Playwright Brian Friel drops in on this troubled household at a time when a series of events combine to upset its uneasy equilibrium:
 

  ▪ Father Jack (Jonathan Putnam), a brother who spent years serving as a priest at a Ugandan leper colony, returns to live with his sisters after being removed from his post for mysterious reasons.

  ▪ Gerry Evans (Joe Carlson), Michael’s father, pays a visit on his way to enlisting to fight in the Spanish Civil War.

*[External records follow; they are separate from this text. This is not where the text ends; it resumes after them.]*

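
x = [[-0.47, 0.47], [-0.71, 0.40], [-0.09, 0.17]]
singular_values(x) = [1.06, 0.16]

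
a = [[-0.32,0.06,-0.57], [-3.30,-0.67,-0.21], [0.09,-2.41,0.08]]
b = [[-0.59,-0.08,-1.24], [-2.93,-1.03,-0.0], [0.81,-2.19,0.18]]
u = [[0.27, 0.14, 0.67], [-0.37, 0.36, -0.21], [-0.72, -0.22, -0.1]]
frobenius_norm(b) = 4.13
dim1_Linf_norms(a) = [0.57, 3.3, 2.41]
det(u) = 0.22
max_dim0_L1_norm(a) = 3.71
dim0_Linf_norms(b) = [2.93, 2.19, 1.24]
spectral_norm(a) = 3.43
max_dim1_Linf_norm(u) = 0.72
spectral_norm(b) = 3.17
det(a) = -4.37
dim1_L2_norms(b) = [1.38, 3.11, 2.34]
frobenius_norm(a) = 4.20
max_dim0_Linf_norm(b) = 2.93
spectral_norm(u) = 0.99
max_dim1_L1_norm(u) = 1.08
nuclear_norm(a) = 6.33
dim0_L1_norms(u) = [1.36, 0.72, 0.98]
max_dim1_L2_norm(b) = 3.11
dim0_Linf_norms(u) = [0.72, 0.36, 0.67]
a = u + b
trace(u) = 0.53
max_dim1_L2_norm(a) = 3.37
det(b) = -8.92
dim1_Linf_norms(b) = [1.24, 2.93, 2.19]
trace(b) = -1.44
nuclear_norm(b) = 6.72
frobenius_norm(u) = 1.20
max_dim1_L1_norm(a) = 4.18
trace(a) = -0.91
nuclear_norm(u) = 1.94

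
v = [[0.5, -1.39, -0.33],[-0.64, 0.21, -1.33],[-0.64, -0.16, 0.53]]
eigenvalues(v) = [(-1.08+0j), (1.16+0.56j), (1.16-0.56j)]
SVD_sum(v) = [[0.61, -0.93, 0.45],  [-0.50, 0.77, -0.37],  [-0.0, 0.00, -0.00]] + [[0.0, -0.39, -0.81],  [0.00, -0.48, -0.99],  [-0.0, 0.18, 0.37]] + [[-0.12, -0.06, 0.03], [-0.14, -0.08, 0.04], [-0.64, -0.34, 0.16]]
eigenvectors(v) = [[-0.66+0.00j, (-0.72+0j), (-0.72-0j)],[-0.67+0.00j, (0.27+0.39j), 0.27-0.39j],[(-0.33+0j), (0.32-0.39j), (0.32+0.39j)]]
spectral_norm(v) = 1.56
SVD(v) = [[-0.77,-0.61,0.18], [0.63,-0.74,0.21], [0.0,0.28,0.96]] @ diag([1.559855952803567, 1.4842946220610163, 0.7703368623037706]) @ [[-0.51, 0.77, -0.38], [-0.0, 0.43, 0.90], [-0.86, -0.46, 0.22]]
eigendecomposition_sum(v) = [[-0.38+0.00j, -0.46-0.00j, -0.46+0.00j],[(-0.38+0j), (-0.47-0j), (-0.47+0j)],[(-0.19+0j), (-0.23-0j), (-0.23+0j)]] + [[(0.44+0.06j), (-0.46+0.32j), (0.07-0.76j)], [-0.13-0.25j, (0.34+0.13j), (-0.43+0.25j)], [-0.23+0.21j, 0.04-0.39j, (0.38+0.38j)]] + [[0.44-0.06j, (-0.46-0.32j), (0.07+0.76j)],  [(-0.13+0.25j), 0.34-0.13j, (-0.43-0.25j)],  [-0.23-0.21j, (0.04+0.39j), (0.38-0.38j)]]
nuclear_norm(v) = 3.81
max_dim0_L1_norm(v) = 2.19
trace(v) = 1.24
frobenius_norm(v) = 2.29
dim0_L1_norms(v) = [1.78, 1.76, 2.19]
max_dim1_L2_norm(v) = 1.51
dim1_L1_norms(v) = [2.22, 2.18, 1.33]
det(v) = -1.78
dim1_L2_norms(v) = [1.51, 1.49, 0.85]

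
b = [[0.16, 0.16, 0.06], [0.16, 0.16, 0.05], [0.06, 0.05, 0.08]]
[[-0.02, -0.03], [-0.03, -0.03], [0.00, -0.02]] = b@[[0.03,-0.05], [-0.24,-0.06], [0.15,-0.15]]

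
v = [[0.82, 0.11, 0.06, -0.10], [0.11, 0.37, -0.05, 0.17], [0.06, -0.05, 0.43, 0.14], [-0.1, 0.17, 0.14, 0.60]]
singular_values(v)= [0.86, 0.72, 0.46, 0.18]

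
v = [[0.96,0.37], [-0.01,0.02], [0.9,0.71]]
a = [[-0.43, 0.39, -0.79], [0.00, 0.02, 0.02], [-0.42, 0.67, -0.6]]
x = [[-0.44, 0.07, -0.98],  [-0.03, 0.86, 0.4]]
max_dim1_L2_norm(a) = 0.99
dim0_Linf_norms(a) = [0.43, 0.67, 0.79]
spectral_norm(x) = 1.17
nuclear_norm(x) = 2.00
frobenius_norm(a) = 1.40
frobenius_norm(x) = 1.44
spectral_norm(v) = 1.52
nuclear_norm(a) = 1.62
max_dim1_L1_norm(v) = 1.61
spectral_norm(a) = 1.37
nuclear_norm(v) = 1.75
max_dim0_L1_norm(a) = 1.41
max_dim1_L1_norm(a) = 1.69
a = v @ x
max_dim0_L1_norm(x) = 1.38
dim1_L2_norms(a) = [0.98, 0.03, 0.99]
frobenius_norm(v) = 1.54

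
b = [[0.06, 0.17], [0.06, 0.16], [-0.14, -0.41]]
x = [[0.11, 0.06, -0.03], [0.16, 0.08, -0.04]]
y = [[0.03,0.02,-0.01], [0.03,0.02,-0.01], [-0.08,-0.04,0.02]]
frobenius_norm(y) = 0.11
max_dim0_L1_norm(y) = 0.14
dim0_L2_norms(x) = [0.19, 0.1, 0.05]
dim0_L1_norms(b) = [0.26, 0.74]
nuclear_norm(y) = 0.11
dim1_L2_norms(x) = [0.13, 0.18]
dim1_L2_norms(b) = [0.18, 0.17, 0.43]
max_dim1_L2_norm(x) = 0.18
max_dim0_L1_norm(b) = 0.74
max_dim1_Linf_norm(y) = 0.08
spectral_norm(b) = 0.50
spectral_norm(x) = 0.22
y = b @ x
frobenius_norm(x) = 0.22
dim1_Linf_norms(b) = [0.17, 0.16, 0.41]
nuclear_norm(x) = 0.23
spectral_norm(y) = 0.11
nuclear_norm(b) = 0.50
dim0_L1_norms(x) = [0.27, 0.14, 0.07]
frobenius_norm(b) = 0.50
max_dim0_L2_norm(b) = 0.47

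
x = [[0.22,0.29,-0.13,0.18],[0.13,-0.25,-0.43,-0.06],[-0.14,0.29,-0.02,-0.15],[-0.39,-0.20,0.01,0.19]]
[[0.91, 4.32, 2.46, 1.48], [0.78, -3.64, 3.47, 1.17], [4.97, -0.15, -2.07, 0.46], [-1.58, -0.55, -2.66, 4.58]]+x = [[1.13, 4.61, 2.33, 1.66], [0.91, -3.89, 3.04, 1.11], [4.83, 0.14, -2.09, 0.31], [-1.97, -0.75, -2.65, 4.77]]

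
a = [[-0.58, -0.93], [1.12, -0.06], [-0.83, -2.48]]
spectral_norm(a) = 2.85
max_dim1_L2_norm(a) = 2.62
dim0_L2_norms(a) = [1.51, 2.65]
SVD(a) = [[-0.38, 0.15],[0.14, -0.97],[-0.91, -0.21]] @ diag([2.848883003181351, 1.0874123570129264]) @ [[0.4, 0.92], [-0.92, 0.40]]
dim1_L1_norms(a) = [1.51, 1.18, 3.31]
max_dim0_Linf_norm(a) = 2.48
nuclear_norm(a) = 3.94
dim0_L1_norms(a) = [2.53, 3.47]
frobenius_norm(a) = 3.05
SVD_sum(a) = [[-0.43, -0.99], [0.16, 0.36], [-1.04, -2.39]] + [[-0.15, 0.06], [0.96, -0.42], [0.21, -0.09]]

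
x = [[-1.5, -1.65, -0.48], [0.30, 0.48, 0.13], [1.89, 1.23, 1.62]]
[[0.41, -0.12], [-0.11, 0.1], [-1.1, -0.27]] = x @ [[-0.05, -0.50], [-0.03, 0.52], [-0.60, 0.02]]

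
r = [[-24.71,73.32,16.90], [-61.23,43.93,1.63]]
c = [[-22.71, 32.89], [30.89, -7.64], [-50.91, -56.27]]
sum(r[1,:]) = -15.669999999999998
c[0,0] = -22.71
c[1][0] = 30.89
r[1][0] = -61.23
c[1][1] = -7.64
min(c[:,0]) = -50.91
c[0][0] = -22.71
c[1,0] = 30.89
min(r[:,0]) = -61.23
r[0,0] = -24.71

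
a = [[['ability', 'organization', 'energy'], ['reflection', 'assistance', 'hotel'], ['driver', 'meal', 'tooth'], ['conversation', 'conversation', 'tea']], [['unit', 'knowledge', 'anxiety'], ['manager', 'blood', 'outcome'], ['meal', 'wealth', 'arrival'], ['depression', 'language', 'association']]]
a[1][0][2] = 'anxiety'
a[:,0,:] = [['ability', 'organization', 'energy'], ['unit', 'knowledge', 'anxiety']]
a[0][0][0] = 'ability'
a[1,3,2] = 'association'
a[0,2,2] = 'tooth'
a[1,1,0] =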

  ▪ “Marconi,” a primitive radio, is given a place of honor in the household.
 

The radio’s appearance would seem to be the least of these developments, but in some ways it has the most profound effect. Once a day—when the cantankerous set can be persuaded to work—it emits Irish dance music that allows the women to temporarily throw off their troubles and inhibitions as they swing and sway around the kitchen.
 

I first saw Dancing at Lughnasa years ago in a college production that, I felt, ignored the tensions that threaten what otherwise is a loving household. The current production, presented by a new professional troupe affiliated with Ohio University, ignores nothing.

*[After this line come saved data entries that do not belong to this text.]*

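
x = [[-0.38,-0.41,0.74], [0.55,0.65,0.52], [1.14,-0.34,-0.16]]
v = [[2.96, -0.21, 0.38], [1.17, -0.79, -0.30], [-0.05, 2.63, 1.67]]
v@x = [[-0.81, -1.48, 2.02],[-1.22, -0.89, 0.5],[3.37, 1.16, 1.06]]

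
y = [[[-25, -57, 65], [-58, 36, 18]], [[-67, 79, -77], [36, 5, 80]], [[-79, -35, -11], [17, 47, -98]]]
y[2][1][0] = 17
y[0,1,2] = 18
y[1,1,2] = 80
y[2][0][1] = -35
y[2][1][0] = 17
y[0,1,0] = -58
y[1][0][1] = 79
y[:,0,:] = [[-25, -57, 65], [-67, 79, -77], [-79, -35, -11]]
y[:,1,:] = [[-58, 36, 18], [36, 5, 80], [17, 47, -98]]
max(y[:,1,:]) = 80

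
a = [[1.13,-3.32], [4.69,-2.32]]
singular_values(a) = [5.9, 2.19]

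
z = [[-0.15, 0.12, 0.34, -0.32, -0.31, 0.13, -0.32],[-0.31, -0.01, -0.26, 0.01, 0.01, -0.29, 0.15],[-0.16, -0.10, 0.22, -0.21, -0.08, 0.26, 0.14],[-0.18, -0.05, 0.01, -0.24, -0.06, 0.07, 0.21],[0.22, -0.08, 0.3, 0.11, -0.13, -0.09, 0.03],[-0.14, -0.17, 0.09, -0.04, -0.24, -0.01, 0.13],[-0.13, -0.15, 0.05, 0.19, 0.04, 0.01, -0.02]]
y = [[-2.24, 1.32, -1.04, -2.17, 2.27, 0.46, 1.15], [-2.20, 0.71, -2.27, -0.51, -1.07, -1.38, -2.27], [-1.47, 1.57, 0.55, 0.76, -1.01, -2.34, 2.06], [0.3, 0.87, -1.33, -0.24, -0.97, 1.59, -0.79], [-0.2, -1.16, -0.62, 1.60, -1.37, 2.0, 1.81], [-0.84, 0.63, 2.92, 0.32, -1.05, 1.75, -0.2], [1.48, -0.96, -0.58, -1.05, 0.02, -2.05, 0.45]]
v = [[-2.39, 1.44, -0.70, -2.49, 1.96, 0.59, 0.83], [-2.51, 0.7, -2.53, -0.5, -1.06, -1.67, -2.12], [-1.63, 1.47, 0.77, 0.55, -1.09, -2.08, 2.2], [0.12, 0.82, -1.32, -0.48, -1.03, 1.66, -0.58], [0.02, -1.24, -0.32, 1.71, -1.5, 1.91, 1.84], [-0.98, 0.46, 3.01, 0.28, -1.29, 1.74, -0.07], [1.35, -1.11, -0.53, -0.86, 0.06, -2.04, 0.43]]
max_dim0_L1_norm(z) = 1.29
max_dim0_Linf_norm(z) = 0.34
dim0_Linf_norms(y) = [2.24, 1.57, 2.92, 2.17, 2.27, 2.34, 2.27]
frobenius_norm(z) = 1.23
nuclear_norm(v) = 24.37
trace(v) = -0.73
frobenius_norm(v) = 10.07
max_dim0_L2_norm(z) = 0.58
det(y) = 2355.76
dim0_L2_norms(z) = [0.51, 0.29, 0.58, 0.5, 0.43, 0.43, 0.45]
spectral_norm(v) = 5.83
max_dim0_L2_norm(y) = 4.62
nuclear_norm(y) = 24.07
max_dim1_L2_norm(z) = 0.69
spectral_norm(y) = 5.48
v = y + z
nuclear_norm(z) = 2.69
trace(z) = -0.34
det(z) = -0.00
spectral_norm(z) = 0.82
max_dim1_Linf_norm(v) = 3.01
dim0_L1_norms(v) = [9.0, 7.24, 9.18, 6.87, 7.99, 11.69, 8.07]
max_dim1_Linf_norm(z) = 0.34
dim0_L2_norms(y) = [3.88, 2.85, 4.19, 3.06, 3.35, 4.62, 3.86]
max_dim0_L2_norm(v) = 4.59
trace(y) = -0.39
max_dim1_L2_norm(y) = 4.39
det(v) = 2568.13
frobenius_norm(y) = 9.88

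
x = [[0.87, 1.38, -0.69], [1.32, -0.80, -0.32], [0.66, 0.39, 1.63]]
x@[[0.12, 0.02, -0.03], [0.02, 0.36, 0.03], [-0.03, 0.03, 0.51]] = [[0.15, 0.49, -0.34], [0.15, -0.27, -0.23], [0.04, 0.20, 0.82]]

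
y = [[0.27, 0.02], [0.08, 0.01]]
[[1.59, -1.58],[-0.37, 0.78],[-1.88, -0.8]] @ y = [[0.30, 0.02], [-0.04, 0.00], [-0.57, -0.05]]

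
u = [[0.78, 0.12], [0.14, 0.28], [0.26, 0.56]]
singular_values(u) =[0.93, 0.49]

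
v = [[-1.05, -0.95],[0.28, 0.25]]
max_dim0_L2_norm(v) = 1.09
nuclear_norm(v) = 1.47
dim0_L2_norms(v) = [1.09, 0.98]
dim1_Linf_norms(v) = [1.05, 0.28]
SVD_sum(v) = [[-1.05,-0.95],  [0.28,0.25]] + [[0.00, -0.0], [0.0, -0.00]]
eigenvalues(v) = [-0.8, -0.0]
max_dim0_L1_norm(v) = 1.33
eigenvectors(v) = [[-0.97, 0.67], [0.26, -0.74]]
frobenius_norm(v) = 1.46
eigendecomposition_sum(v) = [[-1.05, -0.96], [0.28, 0.26]] + [[0.00,0.01],[-0.00,-0.01]]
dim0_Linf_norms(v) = [1.05, 0.95]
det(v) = 0.00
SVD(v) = [[-0.97, 0.26], [0.26, 0.97]] @ diag([1.4648871258306233, 0.0023892625843206007]) @ [[0.74, 0.67], [0.67, -0.74]]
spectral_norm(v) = 1.46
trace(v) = -0.80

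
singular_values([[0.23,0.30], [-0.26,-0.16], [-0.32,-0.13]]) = [0.58, 0.14]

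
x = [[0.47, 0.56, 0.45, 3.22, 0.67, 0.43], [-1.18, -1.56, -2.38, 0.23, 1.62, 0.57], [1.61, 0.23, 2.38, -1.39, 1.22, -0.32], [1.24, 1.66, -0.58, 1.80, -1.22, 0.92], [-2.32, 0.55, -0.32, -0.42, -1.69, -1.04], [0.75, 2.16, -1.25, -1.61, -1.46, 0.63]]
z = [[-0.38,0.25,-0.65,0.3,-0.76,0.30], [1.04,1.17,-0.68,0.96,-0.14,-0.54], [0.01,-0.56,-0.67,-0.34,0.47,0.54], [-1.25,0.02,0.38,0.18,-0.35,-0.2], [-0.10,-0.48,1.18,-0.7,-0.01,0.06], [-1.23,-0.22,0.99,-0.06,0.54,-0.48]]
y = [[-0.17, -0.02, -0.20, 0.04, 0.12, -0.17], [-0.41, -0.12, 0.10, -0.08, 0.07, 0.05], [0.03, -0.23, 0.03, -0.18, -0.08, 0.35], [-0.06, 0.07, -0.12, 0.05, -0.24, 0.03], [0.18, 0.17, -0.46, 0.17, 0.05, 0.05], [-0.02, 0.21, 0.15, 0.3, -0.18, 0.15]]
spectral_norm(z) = 2.82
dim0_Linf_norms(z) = [1.25, 1.17, 1.18, 0.96, 0.76, 0.54]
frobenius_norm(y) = 1.07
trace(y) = -0.01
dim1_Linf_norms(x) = [3.22, 2.38, 2.38, 1.8, 2.32, 2.16]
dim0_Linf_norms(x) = [2.32, 2.16, 2.38, 3.22, 1.69, 1.04]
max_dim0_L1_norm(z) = 4.55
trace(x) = 2.03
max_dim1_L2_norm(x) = 3.53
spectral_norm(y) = 0.68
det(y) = 0.00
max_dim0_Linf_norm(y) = 0.46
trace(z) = -0.19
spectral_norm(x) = 4.51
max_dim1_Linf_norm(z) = 1.25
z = x @ y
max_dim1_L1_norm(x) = 7.86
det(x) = 0.72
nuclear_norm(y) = 2.30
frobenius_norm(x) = 8.25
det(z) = 0.00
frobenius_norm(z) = 3.74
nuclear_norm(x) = 17.04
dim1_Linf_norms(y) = [0.2, 0.41, 0.35, 0.24, 0.46, 0.3]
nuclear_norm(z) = 7.04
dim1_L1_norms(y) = [0.72, 0.83, 0.9, 0.57, 1.08, 1.01]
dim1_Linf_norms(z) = [0.76, 1.17, 0.67, 1.25, 1.18, 1.23]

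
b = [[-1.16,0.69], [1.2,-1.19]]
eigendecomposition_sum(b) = [[-0.13, -0.1], [-0.17, -0.13]] + [[-1.03, 0.79],[1.37, -1.06]]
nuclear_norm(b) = 2.40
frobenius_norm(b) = 2.16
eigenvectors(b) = [[0.61, -0.6], [0.79, 0.80]]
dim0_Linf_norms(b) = [1.2, 1.19]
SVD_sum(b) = [[-1.03,0.85], [1.3,-1.07]] + [[-0.13, -0.16], [-0.1, -0.12]]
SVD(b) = [[-0.62, 0.78], [0.78, 0.62]] @ diag([2.147470902098585, 0.2572328218557815]) @ [[0.77, -0.63], [-0.63, -0.77]]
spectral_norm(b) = 2.15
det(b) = 0.55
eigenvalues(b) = [-0.26, -2.09]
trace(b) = -2.35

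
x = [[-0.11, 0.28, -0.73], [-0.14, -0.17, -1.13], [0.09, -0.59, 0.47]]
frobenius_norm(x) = 1.59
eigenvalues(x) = [0.92, -0.0, -0.73]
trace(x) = 0.19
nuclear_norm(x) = 2.09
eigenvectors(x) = [[-0.58, -0.99, 0.10], [-0.55, -0.05, 0.90], [0.6, 0.13, 0.43]]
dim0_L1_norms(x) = [0.34, 1.04, 2.33]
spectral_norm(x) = 1.46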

Sensitively and stylishly directed by Sheila Daniels, Tantrum Theater’s production combines both onstage and offstage talents to turn the play into an entrancing mood piece. Crucial to its success are Melanie Taylor Burgess’s rustic costume designs, Robert J. Aguilar’s dramatic lighting, Robertson Witmer’s subtle sound design and L.B. Morse’s scenic design, which sets the sister’s modest home against a painterly depiction of the Irish countryside.

 

Doing double duty, actor Evans also serves as the dialect coach, as a result of which nearly everyone speaks in a convincing Irish brogue. (Putnam’s Father Jack actually sounds more English, but perhaps that can be explained by the character’s years of service as a chaplain in the British army.)


The production’s only weakness—and, unfortunately, it’s a big one—is that the room’s acoustics create an echo-y environment. Combined with the heavy accents, this makes it difficult to catch some of the dialogue, especially during the sisters’ most frenzied discussions. Not only does this force us to miss some of Friel’s exquisitely lyrical language, but it makes it harder to get acquainted with characters such as the earthy Maggie (Sarah Harlett), the secretly pining Agnes (Ellie Clark) or the mentally challenged Rose (Glenna Brucken).

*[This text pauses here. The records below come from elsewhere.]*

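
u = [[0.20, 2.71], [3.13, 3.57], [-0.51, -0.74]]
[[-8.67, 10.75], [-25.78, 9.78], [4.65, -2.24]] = u @ [[-5.01, -1.53], [-2.83, 4.08]]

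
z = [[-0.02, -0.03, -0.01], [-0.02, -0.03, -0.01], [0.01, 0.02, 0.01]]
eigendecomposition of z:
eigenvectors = [[0.66, 0.58, -0.18], [0.66, -0.58, -0.18], [-0.36, 0.58, 0.97]]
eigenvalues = [-0.04, 0.0, 0.0]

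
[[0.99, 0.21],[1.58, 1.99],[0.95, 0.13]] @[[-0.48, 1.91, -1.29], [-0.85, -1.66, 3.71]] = [[-0.65, 1.54, -0.5], [-2.45, -0.29, 5.34], [-0.57, 1.60, -0.74]]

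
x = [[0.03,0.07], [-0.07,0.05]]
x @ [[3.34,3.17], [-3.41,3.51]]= [[-0.14, 0.34], [-0.40, -0.05]]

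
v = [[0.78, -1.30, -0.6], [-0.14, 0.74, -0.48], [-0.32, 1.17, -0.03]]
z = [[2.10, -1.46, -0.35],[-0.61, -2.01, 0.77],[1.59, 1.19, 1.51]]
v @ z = [[1.48, 0.76, -2.18], [-1.51, -1.85, -0.11], [-1.43, -1.92, 0.97]]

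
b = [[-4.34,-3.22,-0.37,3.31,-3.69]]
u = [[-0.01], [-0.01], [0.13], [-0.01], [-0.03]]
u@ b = [[0.04, 0.03, 0.0, -0.03, 0.04], [0.04, 0.03, 0.00, -0.03, 0.04], [-0.56, -0.42, -0.05, 0.43, -0.48], [0.04, 0.03, 0.00, -0.03, 0.04], [0.13, 0.1, 0.01, -0.1, 0.11]]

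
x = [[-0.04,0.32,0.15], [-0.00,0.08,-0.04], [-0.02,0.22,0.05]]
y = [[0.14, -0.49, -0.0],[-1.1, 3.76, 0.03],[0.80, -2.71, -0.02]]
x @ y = [[-0.24,0.82,0.01], [-0.12,0.41,0.0], [-0.20,0.70,0.01]]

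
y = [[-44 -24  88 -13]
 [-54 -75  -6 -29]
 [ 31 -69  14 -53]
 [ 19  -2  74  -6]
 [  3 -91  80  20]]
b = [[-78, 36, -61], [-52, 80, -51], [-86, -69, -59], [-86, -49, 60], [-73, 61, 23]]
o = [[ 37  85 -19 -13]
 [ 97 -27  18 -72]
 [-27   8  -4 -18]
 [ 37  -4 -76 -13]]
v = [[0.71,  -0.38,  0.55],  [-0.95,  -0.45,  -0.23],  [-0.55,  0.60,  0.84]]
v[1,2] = -0.228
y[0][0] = -44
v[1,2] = -0.228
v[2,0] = -0.551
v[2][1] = 0.601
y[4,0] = 3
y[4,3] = 20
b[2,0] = -86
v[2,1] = 0.601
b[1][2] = -51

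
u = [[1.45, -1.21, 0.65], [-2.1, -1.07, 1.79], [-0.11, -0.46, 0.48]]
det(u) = 0.02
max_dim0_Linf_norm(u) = 2.1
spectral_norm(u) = 3.02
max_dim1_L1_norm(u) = 4.96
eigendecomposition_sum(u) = [[1.83, -0.67, -0.01], [-1.07, 0.39, 0.0], [0.17, -0.06, -0.0]] + [[-0.38, -0.54, 0.66], [-1.03, -1.47, 1.79], [-0.28, -0.40, 0.49]] + [[0.0,0.00,-0.00],[0.0,0.0,-0.01],[0.0,0.00,-0.01]]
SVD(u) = [[-0.09, -0.98, -0.2], [0.98, -0.05, -0.19], [0.17, -0.21, 0.96]] @ diag([3.0150175248201134, 2.027772050620384, 0.0031361999926207075]) @ [[-0.73, -0.34, 0.59], [-0.63, 0.66, -0.41], [-0.25, -0.67, -0.7]]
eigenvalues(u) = [2.22, -1.35, -0.01]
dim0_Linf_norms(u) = [2.1, 1.21, 1.79]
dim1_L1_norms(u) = [3.31, 4.96, 1.05]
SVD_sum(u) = [[0.20, 0.09, -0.16], [-2.17, -1.0, 1.75], [-0.38, -0.18, 0.31]] + [[1.25,  -1.3,  0.81],[0.07,  -0.07,  0.04],[0.27,  -0.28,  0.17]] + [[0.0,0.0,0.00], [0.00,0.0,0.00], [-0.0,-0.00,-0.0]]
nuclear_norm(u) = 5.05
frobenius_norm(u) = 3.63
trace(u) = 0.86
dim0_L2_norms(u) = [2.55, 1.68, 1.96]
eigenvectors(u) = [[-0.86, 0.33, 0.25], [0.51, 0.91, 0.67], [-0.08, 0.25, 0.69]]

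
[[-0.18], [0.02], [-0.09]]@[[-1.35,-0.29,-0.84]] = [[0.24, 0.05, 0.15], [-0.03, -0.01, -0.02], [0.12, 0.03, 0.08]]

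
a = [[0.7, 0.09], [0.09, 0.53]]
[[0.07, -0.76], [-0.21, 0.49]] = a @ [[0.16, -1.23], [-0.42, 1.13]]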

The good news is that we eventually get to know everyone, thanks to fine acting all around. And the acoustics are less of a problem in calmer scenes, such as those in which Bramley’s cautiously affectionate Christina gets reacquainted with Carlson’s roguishly charming Gerry.


My advice: Minimize the acoustic problems by sitting as close to the stage as you can. But if you care about good theater, don’t miss the production, which wraps up Tantrum’s first summer season in Central Ohio. If we’re lucky, it won’t be the last.  


Tantrum Theater will present Dancing at Lughnasa through Aug. 13 in the Abbey Theater, Dublin Recreation Center, 5600 Post Road, Dublin. Showtimes are 8 p.m. Tuesday-Saturday and 2 p.m. Saturday-Sunday. Running time: 2 hours, 20 minutes (including intermission). Tickets are $27.50. 740-593-2436 or tantrumtheater.org.